Notes on Tsdat’s Quality Control Methods¶
In Tsdat, all variables are given a corollary quality control (QC) variable if QC tests for coordinates or data variables are run in a given pipeline. What this means that is data variables will not get a corollary QC variable if the respective QC blocks for “DATA_VARS” are commented out. The basic quality.yaml file that is given in the template is shown below:
managers:
#---------------------------------------------------------------
- name: Fail if missing coordinates
checker:
classname: tsdat.qc.checkers.CheckMissing
handlers:
- classname: tsdat.qc.handlers.FailPipeline
parameters:
context: Coordinate variables cannot be missing.
apply_to:
- COORDS
- name: Fail if monotonic coordinates
checker:
classname: tsdat.qc.checkers.CheckMonotonic
parameters:
require_increasing: true
handlers:
- classname: tsdat.qc.handlers.FailPipeline
parameters:
context: Coordinate variables must be strictly increasing.
apply_to:
- COORDS
#---------------------------------------------------------------
- name: Remove missing data
checker:
classname: tsdat.qc.checkers.CheckMissing
handlers:
- classname: tsdat.qc.handlers.RemoveFailedValues
- classname: tsdat.qc.handlers.RecordQualityResults
parameters:
bit: 1
assessment: bad
meaning: "Value is equal to _FillValue or NaN"
apply_to:
- DATA_VARS
- name: Flag data below minimum valid threshold
checker:
classname: tsdat.qc.checkers.CheckValidMin
handlers:
- classname: tsdat.qc.handlers.RecordQualityResults
parameters:
bit: 2
assessment: bad
meaning: "Value is less than the valid_min."
apply_to:
- DATA_VARS
- name: Flag data above maximum valid threshold
checker:
classname: tsdat.qc.checkers.CheckValidMax
handlers:
- classname: tsdat.qc.handlers.RecordQualityResults
parameters:
bit: 3
assessment: bad
meaning: "Value is greater than the valid_max."
apply_to:
- DATA_VARS
- A QC block consists of
the keyword “name”, simply the block’s description
the keyword “checker”, and an associated “classname” one line below it: the QC test to use.

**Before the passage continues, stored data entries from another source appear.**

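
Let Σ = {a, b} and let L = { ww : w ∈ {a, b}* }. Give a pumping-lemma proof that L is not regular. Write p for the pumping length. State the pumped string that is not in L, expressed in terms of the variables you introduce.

Assume L is regular. Let p be the pumping length given by the pumping lemma.
Take w = a^p b^p a^p b^p = uu where u = a^pb^p; then w ∈ L and |w| = 4p ≥ p.
By the pumping lemma, w = xyz with |xy| ≤ p and |y| > 0.
Since the first p symbols of w are all a's and |xy| ≤ p, y lies entirely in the leading a-block: y = a^k for some k with 1 ≤ k ≤ p.
Pump with i = 2: xy^2z = a^{p+k} b^p a^p b^p, of length 4p+k. Suppose this equals vv. The string starts with a and ends with b, so v does too; thus the boundary between the two copies of v is a b→a transition. There is exactly one such transition, at position 2p+k, so |v| = 2p+k and |vv| = 4p+2k ≠ 4p+k since k ≥ 1. So xy^2z ∉ L.
This is a contradiction; hence L is not regular.

a^{p+k} b^p a^p b^p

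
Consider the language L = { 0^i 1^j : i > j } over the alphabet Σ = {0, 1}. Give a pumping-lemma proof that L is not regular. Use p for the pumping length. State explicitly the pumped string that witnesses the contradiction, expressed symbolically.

Toward a contradiction, assume L is regular with pumping length p.
Choose w = 0^{p+1} 1^p ∈ L, with |w| = 2p+1 ≥ p.
By the pumping lemma, w = xyz with |xy| ≤ p and y is nonempty.
The first p characters of w are 0's, so xy (and hence y) consists only of 0's. Write y = 0^k, 1 ≤ k ≤ p.
Consider xy^0z = xz = 0^{p+1-k} 1^p. Since k ≥ 1, the 0-count p+1-k is at most p, so i > j fails; thus xz ∉ L.
This contradicts the pumping lemma, so L is not regular.

0^{p+1-k} 1^p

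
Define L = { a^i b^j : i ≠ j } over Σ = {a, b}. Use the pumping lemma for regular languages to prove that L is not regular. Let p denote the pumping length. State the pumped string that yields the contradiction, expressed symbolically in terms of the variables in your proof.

a^{p+p!} b^{p+p!}

Toward a contradiction, assume L is regular with pumping length p.
Choose w = a^p b^{p+p!}. Since p ≠ p+p!, w ∈ L; and |w| ≥ p.
Write w = xyz as guaranteed by the lemma, with |xy| ≤ p and |y| ≥ 1.
The first p characters of w are a's, so xy (and hence y) consists only of a's. Write y = a^k, 1 ≤ k ≤ p.
Since 1 ≤ k ≤ p, k divides p!; set t = 1 + p!/k. Then xy^t z has p + (p!/k)·k = p + p! copies of a. Now the a-count equals the b-count, so i ≠ j fails. So xy^t z = a^{p+p!} b^{p+p!} ∉ L.
This contradicts the pumping lemma, so L is not regular.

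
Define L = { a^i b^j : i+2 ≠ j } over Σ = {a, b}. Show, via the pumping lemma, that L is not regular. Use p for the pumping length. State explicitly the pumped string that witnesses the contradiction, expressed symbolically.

a^{p+p!} b^{p+p!+2}

Toward a contradiction, assume L is regular with pumping length p.
Choose w = a^p b^{p+p!+2}. Since p ≠ (p+p!+2)-2 = p+p!, w ∈ L; and |w| ≥ p.
Write w = xyz as guaranteed by the lemma, with |xy| ≤ p and |y| > 0.
Because |xy| ≤ p and w begins with p copies of a, we have y = a^k with 1 ≤ k ≤ p.
Since 1 ≤ k ≤ p, k divides p!; set t = 1 + p!/k. Then xy^t z has p + (p!/k)·k = p + p! copies of a. Now the a-count is p+p! and (b-count)-2 = (p+p!+2)-2 = p+p!, so i+2 ≠ j fails. So xy^t z = a^{p+p!} b^{p+p!+2} ∉ L.
This contradicts the pumping lemma, so L is not regular.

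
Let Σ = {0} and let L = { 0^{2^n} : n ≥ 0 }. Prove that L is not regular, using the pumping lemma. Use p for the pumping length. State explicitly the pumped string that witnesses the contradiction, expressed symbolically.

Assume L is regular. Let p be the pumping length given by the pumping lemma.
Take w = 0^{2^p} ∈ L with |w| = 2^p ≥ p.
Write w = xyz as guaranteed by the lemma, with |xy| ≤ p and |y| ≥ 1.
Then y = 0^k for some k with 1 ≤ k ≤ p.
Pump with i = 2: xy^2z = 0^{2^p+k}. Since 1 ≤ k ≤ p < 2^p, we have 2^p < 2^p+k < 2^{p+1}, so 2^p+k is not a power of 2. So xy^2z ∉ L.
This contradicts the pumping lemma, so L is not regular.

0^{2^p+k}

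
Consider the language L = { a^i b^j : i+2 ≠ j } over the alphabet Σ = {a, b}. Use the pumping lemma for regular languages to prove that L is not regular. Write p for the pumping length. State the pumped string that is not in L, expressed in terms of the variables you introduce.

a^{p+p!} b^{p+p!+2}

Assume L is regular; let p be its pumping constant.
Choose w = a^p b^{p+p!+2}. Since p ≠ (p+p!+2)-2 = p+p!, w ∈ L; and |w| ≥ p.
By the pumping lemma, w = xyz with |xy| ≤ p and y is nonempty.
Because |xy| ≤ p and w begins with p copies of a, we have y = a^k with 1 ≤ k ≤ p.
Since 1 ≤ k ≤ p, k divides p!; set t = 1 + p!/k. Then xy^t z has p + (p!/k)·k = p + p! copies of a. Now the a-count is p+p! and (b-count)-2 = (p+p!+2)-2 = p+p!, so i+2 ≠ j fails. So xy^t z = a^{p+p!} b^{p+p!+2} ∉ L.
This contradicts the pumping lemma, so L is not regular.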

the keyword “handler”, and an associated list of “classname”(s) (hence the extra hyphen in front of “classname”)
the keyword “apply_to”: this can be “COORDS”, “DATA_VARS”, or a list of variable names
These QC blocks can take additional parameters for more sophisticated QC algorithms. Customized “qc.py” files that require editable parameters can be set using the “parameters” keyword. In the QC block below, the QC class “CheckCorrelation” exists in the “<pipeline_name>/shared/qc.py” file. The classname is therefore set as “shared.qc.CheckCorrelation”.

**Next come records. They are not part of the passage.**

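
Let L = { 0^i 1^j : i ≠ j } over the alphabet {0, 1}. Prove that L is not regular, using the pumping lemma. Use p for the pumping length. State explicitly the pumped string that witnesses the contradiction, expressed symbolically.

Assume L is regular. Let p be the pumping length given by the pumping lemma.
Choose w = 0^p 1^{p+p!}. Since p ≠ p+p!, w ∈ L; and |w| ≥ p.
The pumping lemma gives a decomposition w = xyz where |xy| ≤ p and y is nonempty.
Since the first p symbols of w are all 0's and |xy| ≤ p, y lies entirely in the leading 0-block: y = 0^k for some k with 1 ≤ k ≤ p.
Since 1 ≤ k ≤ p, k divides p!; set t = 1 + p!/k. Then xy^t z has p + (p!/k)·k = p + p! copies of 0. Now the 0-count equals the 1-count, so i ≠ j fails. So xy^t z = 0^{p+p!} 1^{p+p!} ∉ L.
This is a contradiction; hence L is not regular.

0^{p+p!} 1^{p+p!}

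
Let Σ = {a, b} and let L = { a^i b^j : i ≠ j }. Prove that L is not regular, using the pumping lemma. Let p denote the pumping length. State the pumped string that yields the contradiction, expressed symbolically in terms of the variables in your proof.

Assume L is regular; let p be its pumping constant.
Choose w = a^p b^{p+p!}. Since p ≠ p+p!, w ∈ L; and |w| ≥ p.
By the pumping lemma, w = xyz with |xy| ≤ p and y is nonempty.
The first p characters of w are a's, so xy (and hence y) consists only of a's. Write y = a^k, 1 ≤ k ≤ p.
Since 1 ≤ k ≤ p, k divides p!; set t = 1 + p!/k. Then xy^t z has p + (p!/k)·k = p + p! copies of a. Now the a-count equals the b-count, so i ≠ j fails. So xy^t z = a^{p+p!} b^{p+p!} ∉ L.
Contradiction. Therefore L is not regular.

a^{p+p!} b^{p+p!}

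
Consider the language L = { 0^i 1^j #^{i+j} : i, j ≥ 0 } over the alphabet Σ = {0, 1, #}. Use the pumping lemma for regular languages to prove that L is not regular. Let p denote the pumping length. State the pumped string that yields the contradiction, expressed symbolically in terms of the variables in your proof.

Suppose for contradiction that L is regular, and let p be the pumping length.
Take w = 0^p 1^p #^{2p} ∈ L (with i=j=p, i+j=2p), |w| = 4p ≥ p.
The pumping lemma gives a decomposition w = xyz where |xy| ≤ p and |y| > 0.
The first p characters of w are 0's, so xy (and hence y) consists only of 0's. Write y = 0^k, 1 ≤ k ≤ p.
Consider xy^2z = 0^{p+k} 1^p #^{2p}. Now the 0- and 1-counts sum to 2p+k, but the #-count is 2p ≠ 2p+k. So xy^2z ∉ L.
This contradicts the pumping lemma, so L is not regular.

0^{p+k} 1^p #^{2p}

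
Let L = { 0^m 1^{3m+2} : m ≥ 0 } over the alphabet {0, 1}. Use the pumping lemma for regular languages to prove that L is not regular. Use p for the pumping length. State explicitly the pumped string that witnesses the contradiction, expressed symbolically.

0^{p+k} 1^{3p+2}

Assume L is regular; let p be its pumping constant.
Choose w = 0^p 1^{3p+2}, which is in L with |w| = 4p+2 ≥ p.
The pumping lemma gives a decomposition w = xyz where |xy| ≤ p and y is nonempty.
Since the first p symbols of w are all 0's and |xy| ≤ p, y lies entirely in the leading 0-block: y = 0^k for some k with 1 ≤ k ≤ p.
Pump with i = 2: xy^2z = 0^{p+k} 1^{3p+2}. For this to lie in L we would need 3p+2 = 3(p+k)+2, which forces k = 0. But k ≥ 1, so xy^2z ∉ L.
This contradicts the pumping lemma, so L is not regular.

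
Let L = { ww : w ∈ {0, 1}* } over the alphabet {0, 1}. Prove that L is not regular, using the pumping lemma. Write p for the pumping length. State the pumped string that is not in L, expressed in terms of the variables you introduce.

Suppose for contradiction that L is regular, and let p be the pumping length.
Take w = 0^p 1^p 0^p 1^p = uu where u = 0^p1^p; then w ∈ L and |w| = 4p ≥ p.
Write w = xyz as guaranteed by the lemma, with |xy| ≤ p and |y| > 0.
Since the first p symbols of w are all 0's and |xy| ≤ p, y lies entirely in the leading 0-block: y = 0^k for some k with 1 ≤ k ≤ p.
Pump with i = 2: xy^2z = 0^{p+k} 1^p 0^p 1^p, of length 4p+k. Suppose this equals vv. The string starts with 0 and ends with 1, so v does too; thus the boundary between the two copies of v is a 1→0 transition. There is exactly one such transition, at position 2p+k, so |v| = 2p+k and |vv| = 4p+2k ≠ 4p+k since k ≥ 1. So xy^2z ∉ L.
This contradicts the pumping lemma, so L is not regular.

0^{p+k} 1^p 0^p 1^p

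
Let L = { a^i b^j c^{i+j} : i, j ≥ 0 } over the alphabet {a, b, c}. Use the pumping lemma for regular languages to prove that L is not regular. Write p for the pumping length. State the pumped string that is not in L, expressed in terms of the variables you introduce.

a^{p+k} b^p c^{2p}

Suppose for contradiction that L is regular, and let p be the pumping length.
Take w = a^p b^p c^{2p} ∈ L (with i=j=p, i+j=2p), |w| = 4p ≥ p.
The pumping lemma gives a decomposition w = xyz where |xy| ≤ p and y is nonempty.
Because |xy| ≤ p and w begins with p copies of a, we have y = a^k with 1 ≤ k ≤ p.
Consider xy^2z = a^{p+k} b^p c^{2p}. Now the a- and b-counts sum to 2p+k, but the c-count is 2p ≠ 2p+k. So xy^2z ∉ L.
Contradiction. Therefore L is not regular.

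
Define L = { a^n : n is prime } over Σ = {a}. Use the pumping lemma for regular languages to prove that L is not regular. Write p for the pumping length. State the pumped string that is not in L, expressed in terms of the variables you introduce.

Assume L is regular. Let p be the pumping length given by the pumping lemma.
Let q be a prime with q ≥ p+2 (infinitely many primes exist), and take w = a^q ∈ L with |w| = q ≥ p.
The pumping lemma gives a decomposition w = xyz where |xy| ≤ p and y is nonempty.
Then y = a^k for some k with 1 ≤ k ≤ p.
Since 1 ≤ k ≤ p, |xz| = q-k. Pump with i = q+1: |xy^{q+1}z| = (q-k)+(q+1)k = q+qk = q(1+k), which is composite (both factors ≥ 2). So xy^{q+1}z = a^{q(1+k)} ∉ L.
This is a contradiction; hence L is not regular.

a^{q(1+k)}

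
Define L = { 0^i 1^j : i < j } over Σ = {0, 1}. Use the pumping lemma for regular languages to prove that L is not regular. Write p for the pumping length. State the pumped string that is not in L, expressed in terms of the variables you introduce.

0^{p+k} 1^{p+1}

Suppose for contradiction that L is regular, and let p be the pumping length.
Choose w = 0^p 1^{p+1} ∈ L, with |w| = 2p+1 ≥ p.
The pumping lemma gives a decomposition w = xyz where |xy| ≤ p and |y| ≥ 1.
Because |xy| ≤ p and w begins with p copies of 0, we have y = 0^k with 1 ≤ k ≤ p.
Consider xy^2z = 0^{p+k} 1^{p+1}. Since k ≥ 1, the 0-count p+k is at least p+1, so i < j fails; thus xy^2z ∉ L.
Contradiction. Therefore L is not regular.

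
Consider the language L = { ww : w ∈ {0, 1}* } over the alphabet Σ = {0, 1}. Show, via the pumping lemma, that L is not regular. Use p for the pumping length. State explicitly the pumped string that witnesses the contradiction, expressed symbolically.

0^{p+k} 1^p 0^p 1^p

Assume L is regular. Let p be the pumping length given by the pumping lemma.
Take w = 0^p 1^p 0^p 1^p = uu where u = 0^p1^p; then w ∈ L and |w| = 4p ≥ p.
Write w = xyz as guaranteed by the lemma, with |xy| ≤ p and |y| > 0.
Since the first p symbols of w are all 0's and |xy| ≤ p, y lies entirely in the leading 0-block: y = 0^k for some k with 1 ≤ k ≤ p.
Pump with i = 2: xy^2z = 0^{p+k} 1^p 0^p 1^p, of length 4p+k. Suppose this equals vv. The string starts with 0 and ends with 1, so v does too; thus the boundary between the two copies of v is a 1→0 transition. There is exactly one such transition, at position 2p+k, so |v| = 2p+k and |vv| = 4p+2k ≠ 4p+k since k ≥ 1. So xy^2z ∉ L.
This contradicts the pumping lemma, so L is not regular.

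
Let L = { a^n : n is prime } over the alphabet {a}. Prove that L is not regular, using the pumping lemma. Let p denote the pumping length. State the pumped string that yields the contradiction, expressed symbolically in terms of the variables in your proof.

a^{q(1+k)}

Suppose for contradiction that L is regular, and let p be the pumping length.
Let q be a prime with q ≥ p+2 (infinitely many primes exist), and take w = a^q ∈ L with |w| = q ≥ p.
The pumping lemma gives a decomposition w = xyz where |xy| ≤ p and |y| ≥ 1.
Then y = a^k for some k with 1 ≤ k ≤ p.
Since 1 ≤ k ≤ p, |xz| = q-k. Pump with i = q+1: |xy^{q+1}z| = (q-k)+(q+1)k = q+qk = q(1+k), which is composite (both factors ≥ 2). So xy^{q+1}z = a^{q(1+k)} ∉ L.
This is a contradiction; hence L is not regular.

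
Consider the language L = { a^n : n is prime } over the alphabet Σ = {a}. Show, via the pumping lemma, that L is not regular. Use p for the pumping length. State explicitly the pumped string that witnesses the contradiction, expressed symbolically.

Assume L is regular; let p be its pumping constant.
Let q be a prime with q ≥ p+2 (infinitely many primes exist), and take w = a^q ∈ L with |w| = q ≥ p.
Write w = xyz as guaranteed by the lemma, with |xy| ≤ p and y is nonempty.
Then y = a^k for some k with 1 ≤ k ≤ p.
Since 1 ≤ k ≤ p, |xz| = q-k. Pump with i = q+1: |xy^{q+1}z| = (q-k)+(q+1)k = q+qk = q(1+k), which is composite (both factors ≥ 2). So xy^{q+1}z = a^{q(1+k)} ∉ L.
This is a contradiction; hence L is not regular.

a^{q(1+k)}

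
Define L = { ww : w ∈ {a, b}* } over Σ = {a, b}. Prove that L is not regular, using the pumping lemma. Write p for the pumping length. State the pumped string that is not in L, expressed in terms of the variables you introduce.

a^{p+k} b^p a^p b^p

Suppose for contradiction that L is regular, and let p be the pumping length.
Take w = a^p b^p a^p b^p = uu where u = a^pb^p; then w ∈ L and |w| = 4p ≥ p.
The pumping lemma gives a decomposition w = xyz where |xy| ≤ p and |y| ≥ 1.
The first p characters of w are a's, so xy (and hence y) consists only of a's. Write y = a^k, 1 ≤ k ≤ p.
Pump with i = 2: xy^2z = a^{p+k} b^p a^p b^p, of length 4p+k. Suppose this equals vv. The string starts with a and ends with b, so v does too; thus the boundary between the two copies of v is a b→a transition. There is exactly one such transition, at position 2p+k, so |v| = 2p+k and |vv| = 4p+2k ≠ 4p+k since k ≥ 1. So xy^2z ∉ L.
Contradiction. Therefore L is not regular.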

The “exclude” keyword can be used to exclude certain variables from a QC test, and is typically needed for variables that are not numeric, i.e. chars and strings.
Also know that whitespace is not critical for yaml files, and it is good to be consistent with however yours is set.
- name: Flag data below correlation threshold
checker:
classname: shared.qc.CheckCorrelation
parameters:
correlation_threshold: 30
handlers:
- classname: tsdat.qc.handlers.RemoveFailedValues
- classname: tsdat.qc.handlers.RecordQualityResults
parameters:
bit: 4
assessment: bad
meaning: "Value is less than correlation threshold"
apply_to: [vel, corr, amp]
exclude: [vel_bt]
Finally, it’s important to go over the parameters required for RecordQualityResults
,
which is the built-in function that all QC blocks should use to record the QC test results.
It takes 4 parameters: “bit”, “assessment”, and “meaning”. These parameters are turned into variable attributes in the pipeline output dataset: “flag_mask”, “flag_assessment”, and “flag_meaning”, respectively.
“Bit” is shorthand for the QC bit, which is defined sequentially starting from 1 to “n”, depending on how many tests a pipeline has. The “flag_mask” is calculated as 2^{bit-1}. So for the bits 1, 2, 3, and 4, the associated flag masks will be 1, 2, 4, and 8. If a flag has the value 13, then that means it failed the tests associated with flag masks 1, 4, and 8 (1 + 4 + 8 = 13), which are QC bits 1, 3, and 4. This scheme works because any addition of the flag masks can only come from a unique set of QC bits.
“Assessment” is one of two terms: “bad” or “indeterminate”. This simply flags if the test that failed did so because the datapoint is of bad quality or if it may be cause for concern.
“Meaning” is the description of the failure. This is a short statement of which test failed, and “flag_meaning” is listed in the same order as “flag_masks”.